The idea that public companies should undergo periodic forensic audits designed to detect fraud failed to excite a panel of audit experts during a meeting of the Public Company Accounting Oversight Board’s Standing Advisory Group. Most members of the panel seemed unconvinced that a companywide forensic audit would be cost-effective — or, indeed, effective at all.
“There is a general lack of understanding regarding forensic procedures and their application, and this lack is not limited to the public at large,” said Brad Preber, managing partner for Grant Thornton’s Western Region Economic Advisory Practice. Preber argued that “there are no generally recognized standards to perform a ‘forensic audit,'” and cautioned that if the approach is one of “open the books and see if you can find anything,” the results will be “outrageously expensive and [will raise] significant issues of potential liability because you are searching for something that you aren’t sure exists.”
David Landsittel, a former partner at Arthur Andersen and a member of the working group that has drafted several fraud-related accounting standards currently on the books, agreed that the definition of a forensic audit is murky, noting that the very word “forensic” had been left out of accounting standards in the past in order to avoid confusion.
The panel discussion, held Thursday afternoon in Arlington, Virginia, was inspired at least in part by a report released in November by the Global Public Policy Symposium, a working group made up of the CEOs of the world’s six largest public accounting firms. Titled “Global Capital Markets and the Global Economy: A Vision from the CEOs of the International Audit Networks,” the report described an “expectations gap” between what various stakeholders believe auditors do (or should do) to detect fraud and what audit networks are actually capable of doing — at least at the prices companies or investors are willing to pay.
That report offered a number of options for addressing that expectations gap, everything from requiring companies to undergo a full forensic audit perhaps every three to five years to instituting random forensic audits to giving shareholders the option of voting on the intensity of the “fraud-detection effort” they want to authorize and pay for.
The panel was particularly unenthusiastic about the first option. “There is a lot of value in applying forensic-auditing tools and techniques to the financial-statement audit; there is a lot of value in [bringing] the skeptical mindset you [apply to] a forensic setting to a financial-statement audit,” said Dana Hermanson, a professor of accounting at Kennesaw State University. “But to me the notion of the periodic 100 percent forensic audit doesn’t make as much sense as some of the other alternatives.”
Hermanson argued that a forensic auditor, much like a police officer, can’t simply be asked to “investigate” a company’s financial accounting. Like the forensic pathologists in the popular television drama “CSI,” they need a body before they can start investigating a crime.
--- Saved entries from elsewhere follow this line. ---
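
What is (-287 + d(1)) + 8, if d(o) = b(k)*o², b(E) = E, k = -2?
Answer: -281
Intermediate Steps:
d(o) = -2*o²
(-287 + d(1)) + 8 = (-287 - 2*1²) + 8 = (-287 - 2*1) + 8 = (-287 - 2) + 8 = -289 + 8 = -281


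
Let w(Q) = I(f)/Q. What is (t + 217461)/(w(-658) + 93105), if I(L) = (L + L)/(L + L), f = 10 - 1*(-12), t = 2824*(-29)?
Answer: 89201770/61263089 ≈ 1.4560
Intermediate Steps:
t = -81896
f = 22 (f = 10 + 12 = 22)
I(L) = 1 (I(L) = (2*L)/((2*L)) = (2*L)*(1/(2*L)) = 1)
w(Q) = 1/Q
(t + 217461)/(w(-658) + 93105) = (-81896 + 217461)/(1/(-658) + 93105) = 135565/(-1/658 + 93105) = 135565/(61263089/658) = 135565*(658/61263089) = 89201770/61263089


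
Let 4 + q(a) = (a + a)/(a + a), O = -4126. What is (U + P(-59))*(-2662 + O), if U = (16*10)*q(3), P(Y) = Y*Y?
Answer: -20370788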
In Hermanson’s view, the job of a forensic auditor is to answer a specific question about suspicious activity. Presented with a company’s books and told to do a forensic audit, he said, most would begin by asking what they were supposed to be looking for — a question impossible to answer when no illicit activity is suspected.
Not everyone saw it that way. Toby Bishop, a Chicago-based partner in the Forensic and Dispute Services practice of Deloitte Financial Advisory Services, conceded that “there is no generally accepted definition of a forensic audit,” but said companies are becoming more aware of the value of that type of audit.
“A market is slowly developing,” said Bishop, “in which audit committees, boards of directors, or senior management push for forensic accountants to be retained apart from the audit, to address risks or concerns in certain operational areas even if fraud is not known to have taken place.” He said that while the current focus is most often on potential employee, vendor, or customer frauds, the same tools and techniques could be used to “enhance the effectiveness of financial-statement audits in deterring and detecting material fraud.”
Bishop was the sole panelist to defend the idea of periodic forensic audits of public companies as being potentially useful, arguing that just because nothing in particular is suspected, it doesn’t mean that a forensic auditor wouldn’t know how to begin. “It is possible to go looking in the most likely places for the largest potential issues,” he said. While there is no guarantee that a forensic audit would uncover all forms of fraud, “the mere fact [that someone] looked in the most likely placesÂcan give additional assurance that there are no skeletons in those most likely places.”
The option of random audits “could create a high level of fraud deterrence at a total cost much lower” than that of mandatory periodic forensic audits, he added.
There’s no official proposal on forensic audits before the PCAOB, and a January report based on the board’s audit inspections contained a reassuring message: it was not “changing or proposing to change any existing standard, nor is the board providing any new interpretation of any existing standards.” Bear in mind, though, the fallout that followed a similar report, in December 2005. The topic: internal controls and Section 404.